I got this(ADATREE — Ada and Trees) problem from morass blog segment tree section. I stuck to analyzing the both time complexity and memory complexity of this problem in the worst case for this AC solution.
My Solution:
/// BISMILLAHIR RAHMANIR RAHEEM
#include<bits/stdc++.h>
using namespace std;
#define MUHAMMAD ios::sync_with_stdio(0);cin.tie(0);
#define all(x) (x).begin(), (x).end()
using ll = long long;
const ll N = 3e5 + 5;
vector < ll > tr[N<<2];
ll n;
ll arr[N];
ll q;
ll x;
vector < ll > merge( vector<ll> a , vector<ll> b ){
vector<ll> order;
while( a.size() and b.size() ){
int x = a.back();
int y = b.back();
if ( x <= y ) {
order.push_back ( x );
a.pop_back();
}
else {
order.push_back ( y );
b.pop_back();
}
}
while(a.size()) order.push_back(a.back()) , a.pop_back();
while(b.size()) order.push_back(b.back()) , b.pop_back();
return order;
}
void build(ll u, ll st, ll en) {
if (st==en) {
tr[u].push_back ( arr[st] );
}
else {
ll mid = (st+en)/2;
build(2*u, st, mid);
build(2*u+1, mid+1, en);
vector < ll > bame = tr[2*u];
vector < ll > dane = tr[2*u+1];
reverse ( all ( bame ) );
reverse ( all ( dane ) );
vector<ll> res = merge( bame , dane );
reverse ( all ( res ) );
while(res.size()){
tr[u].push_back ( res.back() );
res.pop_back();
}
}
}
ll query(ll u, ll st, ll en, ll l, ll r) {
ll bame , dane , res;
if (r<st || en<l) return 0;
if (l<=st && en<=r){
ll lo = st;
ll hi = en;
ll mx = 0;
while(lo<=hi){
ll mid = (lo+hi)>>1;
ll cur = tr[u][mid-st];
if ( cur > x ) hi = mid - 1;
else{
lo = mid + 1;
mx = max ( mx , cur );
}
}
return mx;
}
ll mid = (st+en)/2;
bame = query(2*u, st, mid, l, r);
dane = query(2*u+1, mid+1, en, l, r);
return max(bame,dane);
}
void Solution ( int tc ){
cin >> n >> q;
for ( int i = 1 ; i <= n ; ++i ) cin >> arr[i];
build ( 1 , 1 , n );
for ( int i = 1 ; i <= q ; i++ ){
ll l , r;
cin >> l >> r >> x;
l++;
r++;
ll res = query ( 1 , 1 , n , l , r );
cout << res << "\n";
}
return;
}
int main()
{
MUHAMMAD;
int testcase = 1 , tc = 0;
/// cin >> testcase;
for ( int i = 1 ; i <= testcase ; ++i ){
Solution( ++tc );
}
return 0;
}
/*
Explanation:
Time :
----------------------------------------------------------------------------------------------------------------
Alhamdulillah
*/
Can anyone help me to calculate this. Thanks in advance.

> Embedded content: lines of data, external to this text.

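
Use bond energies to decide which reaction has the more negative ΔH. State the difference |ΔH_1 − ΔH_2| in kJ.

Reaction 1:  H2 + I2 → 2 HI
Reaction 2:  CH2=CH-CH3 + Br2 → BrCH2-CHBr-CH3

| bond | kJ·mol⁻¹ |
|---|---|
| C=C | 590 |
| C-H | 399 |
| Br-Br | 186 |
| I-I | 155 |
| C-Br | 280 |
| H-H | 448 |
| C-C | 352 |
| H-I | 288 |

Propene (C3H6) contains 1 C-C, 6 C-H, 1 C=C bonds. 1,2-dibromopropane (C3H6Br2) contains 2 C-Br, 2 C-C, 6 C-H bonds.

Reaction 1:
  Bonds broken (reactants):
    H-H: 1 × 448 = 448
    I-I: 1 × 155 = 155
    Σ(broken) = 603 kJ
  Bonds formed (products):
    H-I: 2 × 288 = 576
    Σ(formed) = 576 kJ
  ΔH_1 = 603 − 576 = +27 kJ
Reaction 2:
  Bonds broken (reactants):
    Br-Br: 1 × 186 = 186
    C-C: 1 × 352 = 352
    C-H: 6 × 399 = 2394
    C=C: 1 × 590 = 590
    Σ(broken) = 3522 kJ
  Bonds formed (products):
    C-Br: 2 × 280 = 560
    C-C: 2 × 352 = 704
    C-H: 6 × 399 = 2394
    Σ(formed) = 3658 kJ
  ΔH_2 = 3522 − 3658 = −136 kJ
ΔH_1 − ΔH_2 = +163 kJ, so reaction 2 has the more negative ΔH; |ΔH_1 − ΔH_2| = 163 kJ.

Reaction 2, by 163 kJ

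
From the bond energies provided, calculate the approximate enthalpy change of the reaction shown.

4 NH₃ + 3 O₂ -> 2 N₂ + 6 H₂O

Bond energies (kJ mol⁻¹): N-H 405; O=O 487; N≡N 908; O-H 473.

Bonds broken (reactants):
  N-H: 12 × 405 = 4860
  O=O: 3 × 487 = 1461
  Σ(broken) = 6321 kJ
Bonds formed (products):
  N≡N: 2 × 908 = 1816
  O-H: 12 × 473 = 5676
  Σ(formed) = 7492 kJ
ΔH = Σ(broken) − Σ(formed) = 6321 − 7492 = −1171 kJ

ΔH ≈ −1171 kJ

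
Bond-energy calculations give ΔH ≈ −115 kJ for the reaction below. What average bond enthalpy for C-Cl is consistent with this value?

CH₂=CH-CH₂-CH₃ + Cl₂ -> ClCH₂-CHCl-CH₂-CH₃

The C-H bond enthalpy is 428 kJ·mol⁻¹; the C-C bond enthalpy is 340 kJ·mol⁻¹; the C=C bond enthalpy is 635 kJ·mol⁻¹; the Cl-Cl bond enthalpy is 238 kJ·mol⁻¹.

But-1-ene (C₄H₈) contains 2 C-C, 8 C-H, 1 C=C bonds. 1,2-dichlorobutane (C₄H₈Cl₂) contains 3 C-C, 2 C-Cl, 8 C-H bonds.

Let D be the C-Cl bond energy.
Σ(broken) = 2×340 + 8×428 + 1×635 + 1×238 = 4977
Σ(formed) = 3×340 + 2×D + 8×428 = 4444 + 2D
ΔH = Σ(broken) − Σ(formed) = (4977) − (4444 + 2D) = +533 − 2D
Setting this equal to −115 kJ gives 2D = 648, so D = 324 kJ/mol.

D(C-Cl) ≈ 324 kJ/mol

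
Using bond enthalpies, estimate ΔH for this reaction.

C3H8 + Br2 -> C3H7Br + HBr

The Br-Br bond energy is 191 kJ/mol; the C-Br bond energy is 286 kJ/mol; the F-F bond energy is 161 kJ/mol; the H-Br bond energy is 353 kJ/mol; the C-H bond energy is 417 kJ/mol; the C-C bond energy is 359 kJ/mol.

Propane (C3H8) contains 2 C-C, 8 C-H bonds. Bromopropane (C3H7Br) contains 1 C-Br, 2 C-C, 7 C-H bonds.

Bonds broken (reactants):
  Br-Br: 1 × 191 = 191
  C-C: 2 × 359 = 718
  C-H: 8 × 417 = 3336
  Σ(broken) = 4245 kJ
Bonds formed (products):
  C-Br: 1 × 286 = 286
  C-C: 2 × 359 = 718
  C-H: 7 × 417 = 2919
  H-Br: 1 × 353 = 353
  Σ(formed) = 4276 kJ
ΔH = Σ(broken) − Σ(formed) = 4245 − 4276 = −31 kJ

ΔH ≈ −31 kJ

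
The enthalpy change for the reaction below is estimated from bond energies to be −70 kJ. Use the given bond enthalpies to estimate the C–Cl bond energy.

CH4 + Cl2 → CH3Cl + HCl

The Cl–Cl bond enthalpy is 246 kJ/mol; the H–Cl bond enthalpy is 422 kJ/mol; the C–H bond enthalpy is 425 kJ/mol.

D(C–Cl) ≈ 319 kJ/mol

Let D be the C–Cl bond energy.
Σ(broken) = 4×425 + 1×246 = 1946
Σ(formed) = 1×D + 3×425 + 1×422 = 1697 + D
ΔH = Σ(broken) − Σ(formed) = (1946) − (1697 + D) = +249 − D
Setting this equal to −70 kJ gives D = 319 kJ/mol.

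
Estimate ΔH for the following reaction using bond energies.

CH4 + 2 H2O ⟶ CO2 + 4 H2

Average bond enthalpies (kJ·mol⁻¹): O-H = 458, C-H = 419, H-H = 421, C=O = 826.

ΔH ≈ +172 kJ

Bonds broken (reactants):
  C-H: 4 × 419 = 1676
  O-H: 4 × 458 = 1832
  Σ(broken) = 3508 kJ
Bonds formed (products):
  C=O: 2 × 826 = 1652
  H-H: 4 × 421 = 1684
  Σ(formed) = 3336 kJ
ΔH = Σ(broken) − Σ(formed) = 3508 − 3336 = +172 kJ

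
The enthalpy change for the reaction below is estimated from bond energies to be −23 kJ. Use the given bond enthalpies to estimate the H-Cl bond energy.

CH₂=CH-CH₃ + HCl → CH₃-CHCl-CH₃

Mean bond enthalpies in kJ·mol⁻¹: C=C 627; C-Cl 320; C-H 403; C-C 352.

Let D be the H-Cl bond energy.
Σ(broken) = 1×352 + 6×403 + 1×627 + 1×D = 3397 + D
Σ(formed) = 2×352 + 1×320 + 7×403 = 3845
ΔH = Σ(broken) − Σ(formed) = (3397 + D) − (3845) = −448 + D
Setting this equal to −23 kJ gives D = 425 kJ/mol.

D(H-Cl) ≈ 425 kJ/mol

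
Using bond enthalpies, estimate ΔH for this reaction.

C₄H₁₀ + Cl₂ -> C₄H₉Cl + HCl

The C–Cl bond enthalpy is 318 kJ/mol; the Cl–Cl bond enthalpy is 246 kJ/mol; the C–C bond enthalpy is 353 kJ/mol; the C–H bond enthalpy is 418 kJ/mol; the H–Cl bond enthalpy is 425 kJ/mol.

ΔH ≈ −79 kJ

Bonds broken (reactants):
  C–C: 3 × 353 = 1059
  C–H: 10 × 418 = 4180
  Cl–Cl: 1 × 246 = 246
  Σ(broken) = 5485 kJ
Bonds formed (products):
  C–C: 3 × 353 = 1059
  C–Cl: 1 × 318 = 318
  C–H: 9 × 418 = 3762
  H–Cl: 1 × 425 = 425
  Σ(formed) = 5564 kJ
ΔH = Σ(broken) − Σ(formed) = 5485 − 5564 = −79 kJ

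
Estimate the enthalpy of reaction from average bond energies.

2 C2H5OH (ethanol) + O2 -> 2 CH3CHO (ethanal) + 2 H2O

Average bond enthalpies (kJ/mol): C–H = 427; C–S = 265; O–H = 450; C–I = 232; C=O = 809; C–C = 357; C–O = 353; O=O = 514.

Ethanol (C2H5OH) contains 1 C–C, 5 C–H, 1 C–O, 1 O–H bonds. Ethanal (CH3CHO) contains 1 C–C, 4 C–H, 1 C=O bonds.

ΔH ≈ −444 kJ

Bonds broken (reactants):
  C–C: 2 × 357 = 714
  C–H: 10 × 427 = 4270
  C–O: 2 × 353 = 706
  O–H: 2 × 450 = 900
  O=O: 1 × 514 = 514
  Σ(broken) = 7104 kJ
Bonds formed (products):
  C–C: 2 × 357 = 714
  C–H: 8 × 427 = 3416
  C=O: 2 × 809 = 1618
  O–H: 4 × 450 = 1800
  Σ(formed) = 7548 kJ
ΔH = Σ(broken) − Σ(formed) = 7104 − 7548 = −444 kJ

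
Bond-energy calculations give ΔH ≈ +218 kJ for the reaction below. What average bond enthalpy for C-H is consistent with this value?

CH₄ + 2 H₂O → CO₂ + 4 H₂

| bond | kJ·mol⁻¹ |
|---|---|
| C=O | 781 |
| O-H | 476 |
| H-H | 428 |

D(C-H) ≈ 397 kJ/mol

Let D be the C-H bond energy.
Σ(broken) = 4×D + 4×476 = 1904 + 4D
Σ(formed) = 2×781 + 4×428 = 3274
ΔH = Σ(broken) − Σ(formed) = (1904 + 4D) − (3274) = −1370 + 4D
Setting this equal to +218 kJ gives 4D = 1588, so D = 397 kJ/mol.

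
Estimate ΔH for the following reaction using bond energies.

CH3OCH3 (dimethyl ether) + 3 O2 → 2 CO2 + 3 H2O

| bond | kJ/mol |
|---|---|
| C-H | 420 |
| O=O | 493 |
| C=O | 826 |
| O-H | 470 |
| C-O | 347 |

ΔH ≈ −1431 kJ

Bonds broken (reactants):
  C-H: 6 × 420 = 2520
  C-O: 2 × 347 = 694
  O=O: 3 × 493 = 1479
  Σ(broken) = 4693 kJ
Bonds formed (products):
  C=O: 4 × 826 = 3304
  O-H: 6 × 470 = 2820
  Σ(formed) = 6124 kJ
ΔH = Σ(broken) − Σ(formed) = 4693 − 6124 = −1431 kJ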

If your solution works, then running time is $$$O(q*log^2(n))$$$ and memory usage is $$$O(n*log(n))$$$.
Why? You are using Merge Sort Tree. The height is $$$log(n)$$$, so each number will enter exactly $$$log(n)$$$ times. Search for required nodes, as well as the usual Segment Tree, works in $$$O(log(n))$$$, and in each "good" node we are looking for an answer for $$$O(log(n))$$$ with binary search in the worst case.
But for it to work exactly in $$$O(q*log^2(n))$$$, you need to do the correct merge(): namely, transfer vectors to the function ($$$merge(vector<int> &a, vector<int> &b)$$$) and work using pointers ($$$--pa$$$, $$$if x <= y$$$ and vice versa).
Sorry for using google translator.
Thanks a lot.